Question

(Complex Numbers) Find each quotient: (2-3i)/(2+3i)

Answer 1

do you know what a conjugate is?

Answer 2

yes, I multiplied the numerator and denominator by: (2-3i) but I don't see how my answer is going to be -5/13-12/13i. So I don't know what I am doing wrong.

Answer 3

That's what the answer key says it's suppose to be.

Answer 4

that answer looks good to me

Answer 5

How do I get there?

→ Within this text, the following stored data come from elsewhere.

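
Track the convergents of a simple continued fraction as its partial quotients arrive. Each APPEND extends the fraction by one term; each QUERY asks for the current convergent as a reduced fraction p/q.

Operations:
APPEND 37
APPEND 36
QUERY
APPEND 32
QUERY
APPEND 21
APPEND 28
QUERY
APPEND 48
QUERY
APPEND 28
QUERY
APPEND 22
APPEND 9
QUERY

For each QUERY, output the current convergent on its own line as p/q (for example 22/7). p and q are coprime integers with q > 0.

1333/36
42693/1153
25183501/680125
1209705934/32670249
33896949653/915447097
6756380334353/182468004544

APPEND 37: p_0 = 37·1 + 0 = 37, q_0 = 37·0 + 1 = 1 → 37/1
APPEND 36: p_1 = 36·37 + 1 = 1333, q_1 = 36·1 + 0 = 36 → 1333/36
APPEND 32: p_2 = 32·1333 + 37 = 42693, q_2 = 32·36 + 1 = 1153 → 42693/1153
APPEND 21: p_3 = 21·42693 + 1333 = 897886, q_3 = 21·1153 + 36 = 24249 → 897886/24249
APPEND 28: p_4 = 28·897886 + 42693 = 25183501, q_4 = 28·24249 + 1153 = 680125 → 25183501/680125
APPEND 48: p_5 = 48·25183501 + 897886 = 1209705934, q_5 = 48·680125 + 24249 = 32670249 → 1209705934/32670249
APPEND 28: p_6 = 28·1209705934 + 25183501 = 33896949653, q_6 = 28·32670249 + 680125 = 915447097 → 33896949653/915447097
APPEND 22: p_7 = 22·33896949653 + 1209705934 = 746942598300, q_7 = 22·915447097 + 32670249 = 20172506383 → 746942598300/20172506383
APPEND 9: p_8 = 9·746942598300 + 33896949653 = 6756380334353, q_8 = 9·20172506383 + 915447097 = 182468004544 → 6756380334353/182468004544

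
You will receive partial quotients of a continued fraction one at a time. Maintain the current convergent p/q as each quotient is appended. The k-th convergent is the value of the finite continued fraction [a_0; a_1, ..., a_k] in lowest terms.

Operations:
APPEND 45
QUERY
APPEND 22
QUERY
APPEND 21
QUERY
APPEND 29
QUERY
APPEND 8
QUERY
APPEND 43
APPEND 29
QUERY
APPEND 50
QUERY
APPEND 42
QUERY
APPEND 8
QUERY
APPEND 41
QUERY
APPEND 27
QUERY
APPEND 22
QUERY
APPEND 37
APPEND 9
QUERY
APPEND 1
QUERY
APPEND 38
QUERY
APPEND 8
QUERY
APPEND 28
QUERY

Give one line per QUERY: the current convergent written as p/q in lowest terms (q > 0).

APPEND 45: p_0 = 45·1 + 0 = 45, q_0 = 45·0 + 1 = 1 → 45/1
APPEND 22: p_1 = 22·45 + 1 = 991, q_1 = 22·1 + 0 = 22 → 991/22
APPEND 21: p_2 = 21·991 + 45 = 20856, q_2 = 21·22 + 1 = 463 → 20856/463
APPEND 29: p_3 = 29·20856 + 991 = 605815, q_3 = 29·463 + 22 = 13449 → 605815/13449
APPEND 8: p_4 = 8·605815 + 20856 = 4867376, q_4 = 8·13449 + 463 = 108055 → 4867376/108055
APPEND 43: p_5 = 43·4867376 + 605815 = 209902983, q_5 = 43·108055 + 13449 = 4659814 → 209902983/4659814
APPEND 29: p_6 = 29·209902983 + 4867376 = 6092053883, q_6 = 29·4659814 + 108055 = 135242661 → 6092053883/135242661
APPEND 50: p_7 = 50·6092053883 + 209902983 = 304812597133, q_7 = 50·135242661 + 4659814 = 6766792864 → 304812597133/6766792864
APPEND 42: p_8 = 42·304812597133 + 6092053883 = 12808221133469, q_8 = 42·6766792864 + 135242661 = 284340542949 → 12808221133469/284340542949
APPEND 8: p_9 = 8·12808221133469 + 304812597133 = 102770581664885, q_9 = 8·284340542949 + 6766792864 = 2281491136456 → 102770581664885/2281491136456
APPEND 41: p_10 = 41·102770581664885 + 12808221133469 = 4226402069393754, q_10 = 41·2281491136456 + 284340542949 = 93825477137645 → 4226402069393754/93825477137645
APPEND 27: p_11 = 27·4226402069393754 + 102770581664885 = 114215626455296243, q_11 = 27·93825477137645 + 2281491136456 = 2535569373852871 → 114215626455296243/2535569373852871
APPEND 22: p_12 = 22·114215626455296243 + 4226402069393754 = 2516970184085911100, q_12 = 22·2535569373852871 + 93825477137645 = 55876351701900807 → 2516970184085911100/55876351701900807
APPEND 37: p_13 = 37·2516970184085911100 + 114215626455296243 = 93242112437634006943, q_13 = 37·55876351701900807 + 2535569373852871 = 2069960582344182730 → 93242112437634006943/2069960582344182730
APPEND 9: p_14 = 9·93242112437634006943 + 2516970184085911100 = 841695982122791973587, q_14 = 9·2069960582344182730 + 55876351701900807 = 18685521592799545377 → 841695982122791973587/18685521592799545377
APPEND 1: p_15 = 1·841695982122791973587 + 93242112437634006943 = 934938094560425980530, q_15 = 1·18685521592799545377 + 2069960582344182730 = 20755482175143728107 → 934938094560425980530/20755482175143728107
APPEND 38: p_16 = 38·934938094560425980530 + 841695982122791973587 = 36369343575418979233727, q_16 = 38·20755482175143728107 + 18685521592799545377 = 807393844248261213443 → 36369343575418979233727/807393844248261213443
APPEND 8: p_17 = 8·36369343575418979233727 + 934938094560425980530 = 291889686697912259850346, q_17 = 8·807393844248261213443 + 20755482175143728107 = 6479906236161233435651 → 291889686697912259850346/6479906236161233435651
APPEND 28: p_18 = 28·291889686697912259850346 + 36369343575418979233727 = 8209280571116962255043415, q_18 = 28·6479906236161233435651 + 807393844248261213443 = 182244768456762797411671 → 8209280571116962255043415/182244768456762797411671

45/1
991/22
20856/463
605815/13449
4867376/108055
6092053883/135242661
304812597133/6766792864
12808221133469/284340542949
102770581664885/2281491136456
4226402069393754/93825477137645
114215626455296243/2535569373852871
2516970184085911100/55876351701900807
841695982122791973587/18685521592799545377
934938094560425980530/20755482175143728107
36369343575418979233727/807393844248261213443
291889686697912259850346/6479906236161233435651
8209280571116962255043415/182244768456762797411671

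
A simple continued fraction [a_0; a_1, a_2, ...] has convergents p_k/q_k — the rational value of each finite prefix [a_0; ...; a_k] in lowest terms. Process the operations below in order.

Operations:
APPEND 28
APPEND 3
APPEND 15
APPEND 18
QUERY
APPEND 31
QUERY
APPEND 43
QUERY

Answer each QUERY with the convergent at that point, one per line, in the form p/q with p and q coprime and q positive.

APPEND 28: p_0 = 28·1 + 0 = 28, q_0 = 28·0 + 1 = 1 → 28/1
APPEND 3: p_1 = 3·28 + 1 = 85, q_1 = 3·1 + 0 = 3 → 85/3
APPEND 15: p_2 = 15·85 + 28 = 1303, q_2 = 15·3 + 1 = 46 → 1303/46
APPEND 18: p_3 = 18·1303 + 85 = 23539, q_3 = 18·46 + 3 = 831 → 23539/831
APPEND 31: p_4 = 31·23539 + 1303 = 731012, q_4 = 31·831 + 46 = 25807 → 731012/25807
APPEND 43: p_5 = 43·731012 + 23539 = 31457055, q_5 = 43·25807 + 831 = 1110532 → 31457055/1110532

23539/831
731012/25807
31457055/1110532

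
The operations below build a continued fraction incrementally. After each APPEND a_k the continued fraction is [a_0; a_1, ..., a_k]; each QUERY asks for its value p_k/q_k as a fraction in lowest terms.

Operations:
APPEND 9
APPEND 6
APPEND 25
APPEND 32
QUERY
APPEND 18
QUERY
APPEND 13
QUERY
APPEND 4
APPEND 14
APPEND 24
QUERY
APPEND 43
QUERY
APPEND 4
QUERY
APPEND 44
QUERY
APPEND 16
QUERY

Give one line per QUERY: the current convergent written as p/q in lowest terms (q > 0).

APPEND 9: p_0 = 9·1 + 0 = 9, q_0 = 9·0 + 1 = 1 → 9/1
APPEND 6: p_1 = 6·9 + 1 = 55, q_1 = 6·1 + 0 = 6 → 55/6
APPEND 25: p_2 = 25·55 + 9 = 1384, q_2 = 25·6 + 1 = 151 → 1384/151
APPEND 32: p_3 = 32·1384 + 55 = 44343, q_3 = 32·151 + 6 = 4838 → 44343/4838
APPEND 18: p_4 = 18·44343 + 1384 = 799558, q_4 = 18·4838 + 151 = 87235 → 799558/87235
APPEND 13: p_5 = 13·799558 + 44343 = 10438597, q_5 = 13·87235 + 4838 = 1138893 → 10438597/1138893
APPEND 4: p_6 = 4·10438597 + 799558 = 42553946, q_6 = 4·1138893 + 87235 = 4642807 → 42553946/4642807
APPEND 14: p_7 = 14·42553946 + 10438597 = 606193841, q_7 = 14·4642807 + 1138893 = 66138191 → 606193841/66138191
APPEND 24: p_8 = 24·606193841 + 42553946 = 14591206130, q_8 = 24·66138191 + 4642807 = 1591959391 → 14591206130/1591959391
APPEND 43: p_9 = 43·14591206130 + 606193841 = 628028057431, q_9 = 43·1591959391 + 66138191 = 68520392004 → 628028057431/68520392004
APPEND 4: p_10 = 4·628028057431 + 14591206130 = 2526703435854, q_10 = 4·68520392004 + 1591959391 = 275673527407 → 2526703435854/275673527407
APPEND 44: p_11 = 44·2526703435854 + 628028057431 = 111802979235007, q_11 = 44·275673527407 + 68520392004 = 12198155597912 → 111802979235007/12198155597912
APPEND 16: p_12 = 16·111802979235007 + 2526703435854 = 1791374371195966, q_12 = 16·12198155597912 + 275673527407 = 195446163093999 → 1791374371195966/195446163093999

44343/4838
799558/87235
10438597/1138893
14591206130/1591959391
628028057431/68520392004
2526703435854/275673527407
111802979235007/12198155597912
1791374371195966/195446163093999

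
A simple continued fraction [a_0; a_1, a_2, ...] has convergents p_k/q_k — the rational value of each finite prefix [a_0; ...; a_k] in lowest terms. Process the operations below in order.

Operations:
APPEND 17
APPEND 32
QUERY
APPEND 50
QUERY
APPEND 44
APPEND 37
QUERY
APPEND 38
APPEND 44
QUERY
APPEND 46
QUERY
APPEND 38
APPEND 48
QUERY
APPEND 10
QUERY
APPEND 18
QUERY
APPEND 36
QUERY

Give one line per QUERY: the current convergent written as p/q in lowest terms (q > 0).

APPEND 17: p_0 = 17·1 + 0 = 17, q_0 = 17·0 + 1 = 1 → 17/1
APPEND 32: p_1 = 32·17 + 1 = 545, q_1 = 32·1 + 0 = 32 → 545/32
APPEND 50: p_2 = 50·545 + 17 = 27267, q_2 = 50·32 + 1 = 1601 → 27267/1601
APPEND 44: p_3 = 44·27267 + 545 = 1200293, q_3 = 44·1601 + 32 = 70476 → 1200293/70476
APPEND 37: p_4 = 37·1200293 + 27267 = 44438108, q_4 = 37·70476 + 1601 = 2609213 → 44438108/2609213
APPEND 38: p_5 = 38·44438108 + 1200293 = 1689848397, q_5 = 38·2609213 + 70476 = 99220570 → 1689848397/99220570
APPEND 44: p_6 = 44·1689848397 + 44438108 = 74397767576, q_6 = 44·99220570 + 2609213 = 4368314293 → 74397767576/4368314293
APPEND 46: p_7 = 46·74397767576 + 1689848397 = 3423987156893, q_7 = 46·4368314293 + 99220570 = 201041678048 → 3423987156893/201041678048
APPEND 38: p_8 = 38·3423987156893 + 74397767576 = 130185909729510, q_8 = 38·201041678048 + 4368314293 = 7643952080117 → 130185909729510/7643952080117
APPEND 48: p_9 = 48·130185909729510 + 3423987156893 = 6252347654173373, q_9 = 48·7643952080117 + 201041678048 = 367110741523664 → 6252347654173373/367110741523664
APPEND 10: p_10 = 10·6252347654173373 + 130185909729510 = 62653662451463240, q_10 = 10·367110741523664 + 7643952080117 = 3678751367316757 → 62653662451463240/3678751367316757
APPEND 18: p_11 = 18·62653662451463240 + 6252347654173373 = 1134018271780511693, q_11 = 18·3678751367316757 + 367110741523664 = 66584635353225290 → 1134018271780511693/66584635353225290
APPEND 36: p_12 = 36·1134018271780511693 + 62653662451463240 = 40887311446549884188, q_12 = 36·66584635353225290 + 3678751367316757 = 2400725624083427197 → 40887311446549884188/2400725624083427197

545/32
27267/1601
44438108/2609213
74397767576/4368314293
3423987156893/201041678048
6252347654173373/367110741523664
62653662451463240/3678751367316757
1134018271780511693/66584635353225290
40887311446549884188/2400725624083427197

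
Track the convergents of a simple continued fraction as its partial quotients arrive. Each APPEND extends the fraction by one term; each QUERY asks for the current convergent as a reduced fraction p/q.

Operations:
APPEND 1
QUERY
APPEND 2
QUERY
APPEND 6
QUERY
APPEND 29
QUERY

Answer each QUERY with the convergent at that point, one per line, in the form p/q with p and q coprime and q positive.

APPEND 1: p_0 = 1·1 + 0 = 1, q_0 = 1·0 + 1 = 1 → 1/1
APPEND 2: p_1 = 2·1 + 1 = 3, q_1 = 2·1 + 0 = 2 → 3/2
APPEND 6: p_2 = 6·3 + 1 = 19, q_2 = 6·2 + 1 = 13 → 19/13
APPEND 29: p_3 = 29·19 + 3 = 554, q_3 = 29·13 + 2 = 379 → 554/379

1/1
3/2
19/13
554/379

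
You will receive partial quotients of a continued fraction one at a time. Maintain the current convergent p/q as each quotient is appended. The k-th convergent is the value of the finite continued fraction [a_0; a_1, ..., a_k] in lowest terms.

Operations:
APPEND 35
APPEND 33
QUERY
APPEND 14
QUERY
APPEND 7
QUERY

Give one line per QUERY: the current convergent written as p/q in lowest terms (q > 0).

APPEND 35: p_0 = 35·1 + 0 = 35, q_0 = 35·0 + 1 = 1 → 35/1
APPEND 33: p_1 = 33·35 + 1 = 1156, q_1 = 33·1 + 0 = 33 → 1156/33
APPEND 14: p_2 = 14·1156 + 35 = 16219, q_2 = 14·33 + 1 = 463 → 16219/463
APPEND 7: p_3 = 7·16219 + 1156 = 114689, q_3 = 7·463 + 33 = 3274 → 114689/3274

1156/33
16219/463
114689/3274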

I'm at (4-12i+9i^2)/(4-9i^2)

Answer 6

the denominator is \(a^2+b^2\) which in your case is \(2^2+3^2=4+9=13\)

Answer 7

I^2=-1

Answer 8

oh i see, you have the right answer, just forget that \(i^2=-1\)

Answer 9

I got: (3+3i) after I did the rest, and that's still not in the fractions that the back of the book has, so how does it get to be: -5/13-12/13i ?

Answer 10

I mean (-3+3i) was what I got.

Answer 11

you wrote
\[\frac{4-12i+9i^2}{4-9i^2}\]right?

Answer 12

Yeah, and then put (-1) in place of the I^2 and got (-3+3i)

Answer 13

\[\frac{4-12i+9i^2}{4-9i^2}=\frac{4-12i+9\times (-1)}{4-9\times (-1)}\]

Answer 14

you get
\[\frac{4-9-12i}{4+9}=\frac{-5-12i}{13}\]

Answer 15

then in standard form this is
\[-\frac{5}{13}-\frac{12}{13}i\]

Answer 16

clear or no? i am not really sure how you got the \(3-3i\) from this

Answer 17

Yeah I see what I was doing wrong right there now, I was subtracting the -1 instead of multiplying it, thank you for your help!